BINGHAMTON, N.Y. (AP) – Speakers at a state hearing on natural gas drilling Thursday drew conflicting images of the industry’s impact in nearby Pennsylvania, with drilling advocates touting jobs and prosperity and opponents describing a despoiled landscape and ruined water wells.
With frequent interruptions for catcalls and applause, only 63 people got a chance to weigh in on proposed natural gas-drilling rules during a three-hour hearing attended by more than 1,000 people Thursday in Binghamton, the expected epicenter of drilling in New York’s part of the Marcellus Shale.

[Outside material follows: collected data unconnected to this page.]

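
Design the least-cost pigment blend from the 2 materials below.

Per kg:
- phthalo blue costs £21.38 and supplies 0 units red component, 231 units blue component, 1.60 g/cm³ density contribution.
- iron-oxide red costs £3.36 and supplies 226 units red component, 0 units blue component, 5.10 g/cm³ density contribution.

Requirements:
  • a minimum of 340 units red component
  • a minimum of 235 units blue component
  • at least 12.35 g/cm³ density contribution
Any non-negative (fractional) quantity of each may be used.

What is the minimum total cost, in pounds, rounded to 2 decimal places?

£28.81

This is a linear program. Let x1 = kg of phthalo blue, x2 = kg of iron-oxide red.
Minimise 21.38x1 + 3.36x2 subject to:
  226x2 ≥ 340   (red component)
  231x1 ≥ 235   (blue component)
  1.6x1 + 5.1x2 ≥ 12.35   (density contribution)
  x1, x2 ≥ 0.
Both inputs are positive at the optimum. There the blue component and density contribution constraints are tight.
Solving gives x1 = 1.017, x2 = 2.102.
Hence cost = 21.38·1.017 + 3.36·2.102 = £28.8062.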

Stephen Herz, a Broome County legislator, farmer, and former teacher, said his former students have been unable to find employment near home but some quickly found well-paying jobs in the natural gas business in Pennsylvania, where Marcellus Shale development has been under way since 2008.

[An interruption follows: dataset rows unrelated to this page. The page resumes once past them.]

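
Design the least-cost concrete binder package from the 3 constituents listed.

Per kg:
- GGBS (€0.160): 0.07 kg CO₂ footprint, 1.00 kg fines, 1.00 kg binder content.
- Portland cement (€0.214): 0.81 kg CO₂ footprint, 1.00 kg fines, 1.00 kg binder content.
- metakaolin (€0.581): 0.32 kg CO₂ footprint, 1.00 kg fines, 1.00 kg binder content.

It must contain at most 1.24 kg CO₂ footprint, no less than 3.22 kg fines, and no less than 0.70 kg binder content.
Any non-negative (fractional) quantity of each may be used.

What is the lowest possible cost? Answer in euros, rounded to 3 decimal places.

€0.515

Treat it as an LP. Let x1 = kg of GGBS, x2 = kg of Portland cement, x3 = kg of metakaolin.
Minimise 0.16x1 + 0.214x2 + 0.581x3 subject to:
  0.07x1 + 0.81x2 + 0.32x3 ≤ 1.24   (CO₂ footprint)
  1x1 + 1x2 + 1x3 ≥ 3.22   (fines)
  1x1 + 1x2 + 1x3 ≥ 0.7   (binder content)
  x1, x2, x3 ≥ 0.
The minimum-cost mix takes nothing from Portland cement, metakaolin — only GGBS. The fines requirement is met with equality.
So GGBS = 3.22 kg.
Cost = 0.16·3.22 = 0.51520.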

“Our farms are shutting down and being sold to speculators. Our rural areas, quite frankly, are becoming wastelands. We’re laying off teachers, curtailing programs,” Herz said. He said natural gas development would provide much-needed jobs and revenues.
Craig Sautner, one of 11 homeowners from Dimock, Pa., suing Cabot Oil & Gas over contamination of their wells, offered a cautionary tale to those who think drilling has been a blessing in Pennsylvania. “I’ve been living with a contaminated well now for more than three years,” he said.
Chris Oliver of Bainbridge, member of the Central New York Landowners Coalition, said his group spent three years investigating claims about gas-drilling problems and decided the claims were overblown. “We’ve come to an informed, educated conclusion,” he said. “We are pro-drilling, pro-fracking, and most of all, pro landowner rights.”